Böyle oğullar ve böyle kızlar büyütmeliydik biz. Ve büyük olmak, anne-baba olmak, ata olmak bir güvercin gibi yavrularının üstüne kol kanat germek değil, onları ağacın en tepesinden aşağıya atmak gibi birşey olmalıydı ve o yavru güvercin ya öğrenmeliydi uçmayı ya da esaretin sert toprağına çakılmalıydı. Böyle çocuklar yetiştirdiniz mi? Ya da böyle mi yetiştiriyorsunuz çocuklarınızı? Kavganın dalgalarına atılan her genç beden, her evladınız sizde bir üzüntü, bir korku, bir tedirginlik mi oluşturuyor? Tutup güvenli topraklarınıza mı çekiyorsunuz onları? Sizin topraklarınız güvenli değil ki.
Yeryüzünde özgürlüğün gürül gürül akamadığı topraklar olduğu sürece nasıl güvenli olabilir sizin küçük ülkeleriniz? Evleriniz, odalarınız, ocaklarınız ne kadar sıcak şehrin sokaklarında çocuklar soğuktan titrerken? Ve bir tinerci çocuk, çıplak göğsünü yırtarken Beyoğlu'nun arka sokaklarında, ne işe yarar sizin sofranızdaki dumanı tüten çorba? Yeryüzü kan revan!

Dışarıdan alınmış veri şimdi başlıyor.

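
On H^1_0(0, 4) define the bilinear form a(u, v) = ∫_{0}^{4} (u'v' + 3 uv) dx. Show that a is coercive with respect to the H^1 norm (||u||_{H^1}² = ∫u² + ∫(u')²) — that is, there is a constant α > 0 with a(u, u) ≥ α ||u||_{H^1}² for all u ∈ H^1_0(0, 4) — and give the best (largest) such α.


α = 1

Coercivity of a(·,·) on H^1_0(0, 4) means a(u, u) ≥ α ||u||_{H^1}² for every u ∈ H^1_0.
The interval has length L = 4, and Poincaré/coercivity depend only on L. Here a(u, u) = ∫(u')² + (3)·∫u².
Here c = 3 ≥ 1, so a(u,u) = ∫(u')² + c∫u² ≥ ∫(u')² + ∫u² = ||u||_{H^1}², i.e. α = 1 works. No larger α is possible: a(u,u) ≥ α||u||_{H^1}² means (1−α)∫(u')² ≥ (α−c)∫u², and for the modes u_n = sin(nπ(x−x₀)/L) (x₀ the left endpoint) one has ∫u_n²/∫(u_n')² = (L/(nπ))² → 0, so a(u_n,u_n)/||u_n||_{H^1}² → 1. Hence the optimal constant is α = 1.
Therefore α = 1.


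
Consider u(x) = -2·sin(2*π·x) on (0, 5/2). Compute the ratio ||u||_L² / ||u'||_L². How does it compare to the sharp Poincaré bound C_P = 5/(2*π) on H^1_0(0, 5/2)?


||u||_L² / ||u'||_L² = 1/(2*π) < C_P = 5/(2*π).

u(x) = -2·sin(2*π·x), so u'(x) = -4*π*cos(2*π*x).
Writing u(x) = A·sin(kπx/L) with A = -2 and k = 5, use ∫_0^L sin²(kπx/L) dx = L/2 and ∫_0^L cos²(kπx/L) dx = L/2.
u² = 4·sin²(2*π·x) and (u')² = 16*π^2·cos²(2*π·x), and each of sin², cos² integrates to L/2 = 5/4 over (0, 5/2).
∫_0^5/2 u² dx = 5, so ||u||_L² = sqrt(5).
∫_0^5/2 (u')² dx = 20*π^2, so ||u'||_L² = 2*sqrt(5)*π.
Ratio ||u||_L² / ||u'||_L² = 1/(2*π).
Sharp Poincaré constant on H^1_0(0, 5/2) is C_P = L/π = 5/(2*π), achieved by sin(2*π/5·x).
This is the k = 5 harmonic; the ratio L/(kπ) is strictly less than C_P = L/π, consistent with the sharp inequality ||u||_L² ≤ C_P ||u'||_L².


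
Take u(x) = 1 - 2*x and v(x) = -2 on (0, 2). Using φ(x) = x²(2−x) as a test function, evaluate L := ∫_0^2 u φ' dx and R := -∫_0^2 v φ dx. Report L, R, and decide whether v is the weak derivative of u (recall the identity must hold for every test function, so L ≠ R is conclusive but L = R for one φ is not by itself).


LHS = 8/3, RHS = 8/3. Yes, v = u' weakly.

u(x) = 1 - 2*x, classical derivative u'(x) = -2.
φ(x) = x²(2−x), so φ'(x) = x*(4 - 3*x).
Note φ(0) = φ(2) = 0, so the boundary term u·φ vanishes.
LHS = ∫_0^2 u(x) φ'(x) dx = ∫_0^2 (6*x^3 - 11*x^2 + 4*x) dx. Term by term:
  ∫_0^2 6*x^3 dx = 24;  ∫_0^2 -11*x^2 dx = -88/3;  ∫_0^2 4*x dx = 8.
Sum: 24 − 88/3 + 8 = 8/3.
So LHS = 8/3.
∫_0^2 v(x) φ(x) dx = ∫_0^2 (2*x^3 - 4*x^2) dx. Term by term:
  ∫_0^2 2*x^3 dx = 8;  ∫_0^2 -4*x^2 dx = -32/3.
Sum: 8 − 32/3 = -8/3.
So RHS = -∫_0^2 v(x) φ(x) dx = 8/3.
LHS = RHS, so the identity holds for this test φ.
Moreover u is smooth here and v(x) = u'(x) = -2 pointwise, so the identity holds for every test function. Hence v is the weak derivative of u.


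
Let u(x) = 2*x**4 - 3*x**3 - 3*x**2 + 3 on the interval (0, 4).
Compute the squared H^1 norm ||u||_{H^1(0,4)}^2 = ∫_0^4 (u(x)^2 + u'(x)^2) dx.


||u||_{H^1}^2 = 25947212/315

The H^1 norm (squared) on an interval (0, L) is
  ||u||_{H^1}^2 = ∫_0^L u(x)^2 dx + ∫_0^L u'(x)^2 dx.
Compute u'(x) = 8*x**3 - 9*x**2 - 6*x.
Then u(x)^2 = 4*x**8 - 12*x**7 - 3*x**6 + 18*x**5 + 21*x**4 - 18*x**3 - 18*x**2 + 9 and u'(x)^2 = 64*x**6 - 144*x**5 - 15*x**4 + 108*x**3 + 36*x**2.
Integrate each monomial from 0 to 4 using ∫_0^4 c·x^n dx = c·4^(n+1)/(n+1):
  ∫_0^4 u(x)^2 dx = ∫_0^4 (4*x^8 - 12*x^7 - 3*x^6 + 18*x^5 + 21*x^4 - 18*x^3 - 18*x^2 + 9) dx. Term by term:
    ∫_0^4 4*x^8 dx = 1048576/9;  ∫_0^4 -12*x^7 dx = -98304;  ∫_0^4 -3*x^6 dx = -49152/7;
    ∫_0^4 18*x^5 dx = 12288;  ∫_0^4 21*x^4 dx = 21504/5;  ∫_0^4 -18*x^3 dx = -1152;
    ∫_0^4 -18*x^2 dx = -384;  ∫_0^4 9 dx = 36.
  Sum: 1048576/9 − 98304 − 49152/7 + 12288 + 21504/5 − 1152 − 384 + 36 = 8275532/315.
  ∫_0^4 u'(x)^2 dx = ∫_0^4 (64*x^6 - 144*x^5 - 15*x^4 + 108*x^3 + 36*x^2) dx. Term by term:
    ∫_0^4 64*x^6 dx = 1048576/7;  ∫_0^4 -144*x^5 dx = -98304;  ∫_0^4 -15*x^4 dx = -3072;
    ∫_0^4 108*x^3 dx = 6912;  ∫_0^4 36*x^2 dx = 768.
  Sum: 1048576/7 − 98304 − 3072 + 6912 + 768 = 392704/7.
Adding: ||u||_{H^1}^2 = 8275532/315 + 392704/7 = 25947212/315.


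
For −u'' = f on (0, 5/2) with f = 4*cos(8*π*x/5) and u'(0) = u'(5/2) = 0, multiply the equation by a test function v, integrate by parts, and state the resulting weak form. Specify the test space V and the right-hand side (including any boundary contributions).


V = H^1(0, 5/2) (no boundary constraint on v; u is determined up to an additive constant); weak form: ∫_0^5/2 u'v' dx = ∫_0^5/2 (4*cos(8*π*x/5)) v dx for all v ∈ V.

Multiply both sides by a test function v and integrate from 0 to 5/2:
  ∫_0^5/2 −u''(x) v(x) dx = ∫_0^5/2 f(x) v(x) dx.
Integrate the LHS by parts once:
  ∫_0^5/2 −u'' v dx = −[u'(x) v(x)]_0^5/2 + ∫_0^5/2 u'(x) v'(x) dx.
Thus ∫_0^5/2 u'(x) v'(x) dx = ∫_0^5/2 f(x) v(x) dx + [u'(x) v(x)]_0^5/2.
Choose V so that boundary terms are either known or forced to vanish.
u has homogeneous Neumann: u'(0) = u'(5/2) = 0. So [u' v]_0^5/2 = 0·v(5/2) − 0·v(0) = 0 for any v; take V = H^1(0, 5/2).
Weak formulation: find u (satisfying any essential BC) such that ∫_0^5/2 u'(x) v'(x) dx = ∫_0^5/2 f v dx for all v ∈ V (homogeneous Neumann, so boundary terms vanish).
Substituting f(x) = 4*cos(8*π*x/5), the right-hand side is ∫_0^5/2 (4*cos(8*π*x/5)) v dx.
Compatibility check (pure Neumann): taking v ≡ 1 ∈ V gives 0 = ∫_0^5/2 f dx + (0) − (0), i.e. ∫_0^5/2 f dx must equal u'(0) − u'(5/2) = 0. Indeed ∫_0^5/2 (4*cos(8*π*x/5)) dx = 0, so the data are compatible. The solution is then unique only up to an additive constant (fix it e.g. by requiring ∫_0^5/2 u dx = 0).


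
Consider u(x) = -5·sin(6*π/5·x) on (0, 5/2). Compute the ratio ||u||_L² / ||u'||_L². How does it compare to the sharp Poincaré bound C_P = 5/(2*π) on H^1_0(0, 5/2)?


||u||_L² / ||u'||_L² = 5/(6*π) < C_P = 5/(2*π).

u(x) = -5·sin(6*π/5·x), so u'(x) = -6*π*cos(6*π*x/5).
Writing u(x) = A·sin(kπx/L) with A = -5 and k = 3, use ∫_0^L sin²(kπx/L) dx = L/2 and ∫_0^L cos²(kπx/L) dx = L/2.
u² = 25·sin²(6*π/5·x) and (u')² = 36*π^2·cos²(6*π/5·x), and each of sin², cos² integrates to L/2 = 5/4 over (0, 5/2).
∫_0^5/2 u² dx = 125/4, so ||u||_L² = 5*sqrt(5)/2.
∫_0^5/2 (u')² dx = 45*π^2, so ||u'||_L² = 3*sqrt(5)*π.
Ratio ||u||_L² / ||u'||_L² = 5/(6*π).
Sharp Poincaré constant on H^1_0(0, 5/2) is C_P = L/π = 5/(2*π), achieved by sin(2*π/5·x).
This is the k = 3 harmonic; the ratio L/(kπ) is strictly less than C_P = L/π, consistent with the sharp inequality ||u||_L² ≤ C_P ||u'||_L².


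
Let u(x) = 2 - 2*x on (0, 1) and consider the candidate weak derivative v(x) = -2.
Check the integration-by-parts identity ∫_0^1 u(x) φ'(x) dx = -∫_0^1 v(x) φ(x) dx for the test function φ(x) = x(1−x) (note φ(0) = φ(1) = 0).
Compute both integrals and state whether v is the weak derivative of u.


LHS = 1/3, RHS = 1/3. Yes, v = u' weakly.

u(x) = 2 - 2*x, classical derivative u'(x) = -2.
φ(x) = x(1−x), so φ'(x) = 1 - 2*x.
Note φ(0) = φ(1) = 0, so the boundary term u·φ vanishes.
LHS = ∫_0^1 u(x) φ'(x) dx = ∫_0^1 (4*x^2 - 6*x + 2) dx. Term by term:
  ∫_0^1 4*x^2 dx = 4/3;  ∫_0^1 -6*x dx = -3;  ∫_0^1 2 dx = 2.
Sum: 4/3 − 3 + 2 = 1/3.
So LHS = 1/3.
∫_0^1 v(x) φ(x) dx = ∫_0^1 (2*x^2 - 2*x) dx. Term by term:
  ∫_0^1 2*x^2 dx = 2/3;  ∫_0^1 -2*x dx = -1.
Sum: 2/3 − 1 = -1/3.
So RHS = -∫_0^1 v(x) φ(x) dx = 1/3.
LHS = RHS, so the identity holds for this test φ.
Moreover u is smooth here and v(x) = u'(x) = -2 pointwise, so the identity holds for every test function. Hence v is the weak derivative of u.


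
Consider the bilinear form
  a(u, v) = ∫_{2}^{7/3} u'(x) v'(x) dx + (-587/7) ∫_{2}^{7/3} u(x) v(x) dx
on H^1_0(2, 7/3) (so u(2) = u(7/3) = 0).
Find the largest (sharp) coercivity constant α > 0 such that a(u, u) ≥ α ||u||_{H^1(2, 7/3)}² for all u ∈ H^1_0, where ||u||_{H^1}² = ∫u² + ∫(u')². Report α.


α = (-587 + 63*π^2)/(7*(1 + 9*π^2))

Coercivity of a(·,·) on H^1_0(2, 7/3) means a(u, u) ≥ α ||u||_{H^1}² for every u ∈ H^1_0.
The interval has length L = 1/3, and Poincaré/coercivity depend only on L. Here a(u, u) = ∫(u')² + (-587/7)·∫u².
Here c = -587/7 < 0 with |c| < (π/L)² = 9*π^2, so coercivity still holds. The condition a(u,u) ≥ α||u||_{H^1}² reads (1−α)∫(u')² ≥ (α−c)∫u². Any admissible α is ≤ 1 (rapidly oscillating u have ∫u²/∫(u')² → 0), and α = 1 would force 0 ≥ (1−c)∫u², impossible since c < 1; so 1−α > 0. By the sharp Poincaré inequality on H^1_0 of an interval of length L, ∫(u')² ≥ (π/L)²∫u² with equality for the first sine mode sin(π(x−x₀)/L) (x₀ the left endpoint), so the inequality holds for all u iff (1−α)(π/L)² ≥ α − c, i.e. α ≤ ((π/L)² + c)/((π/L)² + 1) = (1 + c(L/π)²)/(1 + (L/π)²). (Direct route, valid since c ≤ 0: Poincaré gives c∫u² ≥ c(L/π)²∫(u')², so a(u,u) ≥ (1 + c(L/π)²)∫(u')², while ||u||_{H^1}² ≤ (1 + (L/π)²)∫(u')²; dividing yields the same α.) With (π/L)² = 9*π^2 and c = -587/7, the largest admissible constant is α = ((π/L)² + c)/((π/L)² + 1).
Simplifying, α = (-587 + 63*π^2)/(7*(1 + 9*π^2)).


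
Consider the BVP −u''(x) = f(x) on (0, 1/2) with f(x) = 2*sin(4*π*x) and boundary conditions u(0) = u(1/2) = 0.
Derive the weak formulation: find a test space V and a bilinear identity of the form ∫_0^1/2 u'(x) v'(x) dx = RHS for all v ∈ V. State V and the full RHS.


V = H^1_0(0, 1/2) (so v(0) = v(1/2) = 0); weak form: ∫_0^1/2 u'v' dx = ∫_0^1/2 (2*sin(4*π*x)) v dx for all v ∈ V.

Multiply both sides by a test function v and integrate from 0 to 1/2:
  ∫_0^1/2 −u''(x) v(x) dx = ∫_0^1/2 f(x) v(x) dx.
Integrate the LHS by parts once:
  ∫_0^1/2 −u'' v dx = −[u'(x) v(x)]_0^1/2 + ∫_0^1/2 u'(x) v'(x) dx.
Thus ∫_0^1/2 u'(x) v'(x) dx = ∫_0^1/2 f(x) v(x) dx + [u'(x) v(x)]_0^1/2.
Choose V so that boundary terms are either known or forced to vanish.
u is Dirichlet: u(0) = u(1/2) = 0. Let V = H^1_0(0, 1/2); then v(0) = v(1/2) = 0, and [u' v]_0^1/2 = 0.
Weak formulation: find u (satisfying any essential BC) such that ∫_0^1/2 u'(x) v'(x) dx = ∫_0^1/2 f v dx for all v ∈ V.
Substituting f(x) = 2*sin(4*π*x), the right-hand side is ∫_0^1/2 (2*sin(4*π*x)) v dx.


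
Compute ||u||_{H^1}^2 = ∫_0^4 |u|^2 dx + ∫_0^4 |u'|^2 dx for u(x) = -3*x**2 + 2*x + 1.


||u||_{H^1}^2 = 24908/15

The H^1 norm (squared) on an interval (0, L) is
  ||u||_{H^1}^2 = ∫_0^L u(x)^2 dx + ∫_0^L u'(x)^2 dx.
Compute u'(x) = 2 - 6*x.
Then u(x)^2 = 9*x**4 - 12*x**3 - 2*x**2 + 4*x + 1 and u'(x)^2 = 36*x**2 - 24*x + 4.
Integrate each monomial from 0 to 4 using ∫_0^4 c·x^n dx = c·4^(n+1)/(n+1):
  ∫_0^4 u(x)^2 dx = ∫_0^4 (9*x^4 - 12*x^3 - 2*x^2 + 4*x + 1) dx. Term by term:
    ∫_0^4 9*x^4 dx = 9216/5;  ∫_0^4 -12*x^3 dx = -768;  ∫_0^4 -2*x^2 dx = -128/3;
    ∫_0^4 4*x dx = 32;  ∫_0^4 1 dx = 4.
  Sum: 9216/5 − 768 − 128/3 + 32 + 4 = 16028/15.
  ∫_0^4 u'(x)^2 dx = ∫_0^4 (36*x^2 - 24*x + 4) dx. Term by term:
    ∫_0^4 36*x^2 dx = 768;  ∫_0^4 -24*x dx = -192;  ∫_0^4 4 dx = 16.
  Sum: 768 − 192 + 16 = 592.
Adding: ||u||_{H^1}^2 = 16028/15 + 592 = 24908/15.


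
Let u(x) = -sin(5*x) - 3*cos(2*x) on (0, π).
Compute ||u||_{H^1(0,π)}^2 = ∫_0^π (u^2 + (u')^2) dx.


||u||_{H^1(0,π)}^2 = 100/7 + 71*π/2

u'(x) = 6*sin(2*x) - 5*cos(5*x).
Expand u² and (u')² and integrate term by term on (0, π), using: for integers n ≥ 1, ∫_0^π sin²(nx) dx = ∫_0^π cos²(nx) dx = π/2; for n ≠ n', ∫_0^π sin(nx)sin(n'x) dx = ∫_0^π cos(nx)cos(n'x) dx = 0; and by product-to-sum, ∫_0^π sin(nx)cos(n'x) dx = ½∫_0^π [sin((n+n')x) + sin((n−n')x)] dx, which is 0 when n+n' is even and 2n/(n²−n'²) when n+n' is odd (it need not vanish on (0, π)).
  u² squared terms: (-1)²·∫sin(5x)² dx = 1·π/2 = π/2;  (-3)²·∫cos(2x)² dx = 9·π/2 = 9*π/2.
  u² cross terms: 2·(-1)·(-3)·∫sin(5x)·cos(2x) dx = 6·(10/21) = 20/7.
  So ∫_0^π u² dx = π/2 + 9*π/2 + 20/7 = 20/7 + 5*π.
  (u')² squared terms: (-5)²·∫cos(5x)² dx = 25·π/2 = 25*π/2;  (6)²·∫sin(2x)² dx = 36·π/2 = 18*π.
  (u')² cross terms: 2·(-5)·(6)·∫cos(5x)·sin(2x) dx = -60·(-4/21) = 80/7.
  So ∫_0^π (u')² dx = 25*π/2 + 18*π + 80/7 = 80/7 + 61*π/2.
||u||_{H^1}^2 = (20/7 + 5*π) + (80/7 + 61*π/2) = 100/7 + 71*π/2.


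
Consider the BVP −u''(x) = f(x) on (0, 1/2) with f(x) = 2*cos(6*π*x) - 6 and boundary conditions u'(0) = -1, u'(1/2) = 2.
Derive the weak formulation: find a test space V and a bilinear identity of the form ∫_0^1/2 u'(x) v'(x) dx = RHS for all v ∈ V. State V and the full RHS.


V = H^1(0, 1/2) (v unrestricted at boundary; u is determined up to an additive constant); weak form: ∫_0^1/2 u'v' dx = ∫_0^1/2 (2*cos(6*π*x) - 6) v dx + 2·v(1/2) + v(0) for all v ∈ V.

Multiply both sides by a test function v and integrate from 0 to 1/2:
  ∫_0^1/2 −u''(x) v(x) dx = ∫_0^1/2 f(x) v(x) dx.
Integrate the LHS by parts once:
  ∫_0^1/2 −u'' v dx = −[u'(x) v(x)]_0^1/2 + ∫_0^1/2 u'(x) v'(x) dx.
Thus ∫_0^1/2 u'(x) v'(x) dx = ∫_0^1/2 f(x) v(x) dx + [u'(x) v(x)]_0^1/2.
Choose V so that boundary terms are either known or forced to vanish.
u has inhomogeneous Neumann u'(0) = -1, u'(1/2) = 2. [u' v]_0^1/2 = (2)·v(1/2) − (-1)·v(0) = 2·v(1/2) + v(0). Take V = H^1(0, 1/2); boundary term becomes part of RHS.
Weak formulation: find u (satisfying any essential BC) such that ∫_0^1/2 u'(x) v'(x) dx = ∫_0^1/2 f v dx + 2·v(1/2) + v(0) for all v ∈ V (Neumann data are natural BCs: they enter the RHS as boundary terms).
Substituting f(x) = 2*cos(6*π*x) - 6, the right-hand side is ∫_0^1/2 (2*cos(6*π*x) - 6) v dx + 2·v(1/2) + v(0).
Compatibility check (pure Neumann): taking v ≡ 1 ∈ V gives 0 = ∫_0^1/2 f dx + (2) − (-1), i.e. ∫_0^1/2 f dx must equal u'(0) − u'(1/2) = -3. Indeed ∫_0^1/2 (2*cos(6*π*x) - 6) dx = -3, so the data are compatible. The solution is then unique only up to an additive constant (fix it e.g. by requiring ∫_0^1/2 u dx = 0).


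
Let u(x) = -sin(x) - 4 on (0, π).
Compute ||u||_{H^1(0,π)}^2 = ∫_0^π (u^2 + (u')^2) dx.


||u||_{H^1(0,π)}^2 = 16 + 17*π

u'(x) = -cos(x).
Expand u² and (u')² and integrate term by term on (0, π), using: for integers n ≥ 1, ∫_0^π sin²(nx) dx = ∫_0^π cos²(nx) dx = π/2; for n ≠ n', ∫_0^π sin(nx)sin(n'x) dx = ∫_0^π cos(nx)cos(n'x) dx = 0; and by product-to-sum, ∫_0^π sin(nx)cos(n'x) dx = ½∫_0^π [sin((n+n')x) + sin((n−n')x)] dx, which is 0 when n+n' is even and 2n/(n²−n'²) when n+n' is odd (it need not vanish on (0, π)). For the constant mode: ∫_0^π 1 dx = π, ∫_0^π cos(nx) dx = 0, ∫_0^π sin(nx) dx = (1−(−1)^n)/n.
  u² squared terms: (-4)²·∫1 dx = 16·π = 16*π;  (-1)²·∫sin(x)² dx = 1·π/2 = π/2.
  u² cross terms: 2·(-4)·(-1)·∫1·sin(x) dx = 8·(2) = 16.
  So ∫_0^π u² dx = 16*π + π/2 + 16 = 16 + 33*π/2.
  (u')² squared terms: (-1)²·∫cos(x)² dx = 1·π/2 = π/2.
  So ∫_0^π (u')² dx = π/2.
||u||_{H^1}^2 = (16 + 33*π/2) + (π/2) = 16 + 17*π.


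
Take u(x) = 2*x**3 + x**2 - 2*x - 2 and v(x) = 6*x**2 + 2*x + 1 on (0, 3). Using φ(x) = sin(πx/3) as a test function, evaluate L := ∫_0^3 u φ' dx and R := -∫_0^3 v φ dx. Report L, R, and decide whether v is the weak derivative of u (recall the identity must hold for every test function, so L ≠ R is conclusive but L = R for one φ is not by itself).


LHS = -168/π + 648/π^3, RHS = -186/π + 648/π^3. No, v is not the weak derivative of u.

u(x) = 2*x**3 + x**2 - 2*x - 2, classical derivative u'(x) = 6*x**2 + 2*x - 2.
φ(x) = sin(πx/3), so φ'(x) = π*cos(π*x/3)/3.
Note φ(0) = φ(3) = 0, so the boundary term u·φ vanishes.
LHS = ∫_0^3 u(x) φ'(x) dx = ∫_0^3 (2*π*x^3*cos(π*x/3)/3 + π*x^2*cos(π*x/3)/3 - 2*π*x*cos(π*x/3)/3 - 2*π*cos(π*x/3)/3) dx. Term by term:
  ∫_0^3 -2*π*cos(π*x/3)/3 dx = 0;  ∫_0^3 -2*π*x*cos(π*x/3)/3 dx = 12/π;  ∫_0^3 π*x^2*cos(π*x/3)/3 dx = -18/π;
  ∫_0^3 2*π*x^3*cos(π*x/3)/3 dx = -162/π + 648/π^3.
Sum: 0 + 12/π − 18/π + -162/π + 648/π^3 = -168/π + 648/π^3.
So LHS = -168/π + 648/π^3.
∫_0^3 v(x) φ(x) dx = ∫_0^3 (6*x^2*sin(π*x/3) + 2*x*sin(π*x/3) + sin(π*x/3)) dx. Term by term:
  ∫_0^3 2*x*sin(π*x/3) dx = 18/π;  ∫_0^3 6*x^2*sin(π*x/3) dx = -648/π^3 + 162/π;  ∫_0^3 sin(π*x/3) dx = 6/π.
Sum: 18/π + -648/π^3 + 162/π + 6/π = -648/π^3 + 186/π.
So RHS = -∫_0^3 v(x) φ(x) dx = -186/π + 648/π^3.
LHS − RHS = 18/π ≠ 0, so the identity fails.
(For a valid weak derivative the identity must hold for EVERY test function, in particular this one. The failure shows v is NOT the weak derivative of u.)
Correct weak derivative would be u'(x) = 6*x**2 + 2*x - 2.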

Her insan için, her beden, her yüz, her evlat için üstünde salına salına gezebileceği bir meyve bahçesi olmalıydı dünya. Her meyve, bütün halkların nefesiyle kızarmalı ve kızaran meyvelere hep birlikte uzanmalıydık. Bizim olmalıydı bütün şehirler, bütün yerleşimler, bütün tarlalar, bütün fabrikalar. Ve adil, ve mutlu, ve geniş, ve doğurgan, ve müreffeh hayatlarımız içine doğmalıydı bütün çocuklar.
Bütün çocukları tek bir el gibi sevmeliydik. Sevebilmeliydik. Niye elleriniz ellerimizin içinde değil? Niye ateşimize uzanmaz ateşiniz? Niye kendi ocağınızda kendinize yemek pişirmektesiniz? Niye kavgayı duyunca kulaklarınız sağırlaşmakta, diliniz tutulmakta? Siz bu dünyaya korkmak için mi getirirdiniz ve korkak çocuklar yetiştirmek için mi ebeveyn kılındınız siz? Siz nesiniz sevgili kardeşim? Ve sizin için nedir inanç, nedir iman, nedir ahlak, nedir kavga? Cevaplarınızdaki tedirginliği ve çocuklarınızdan torunlarınıza doğru akmakta olan ürkekliği hiç sevmiyoruz.
Sizi hiç sevmiyoruz sevgili kardeşim. Yeryüzü bölük pörçük!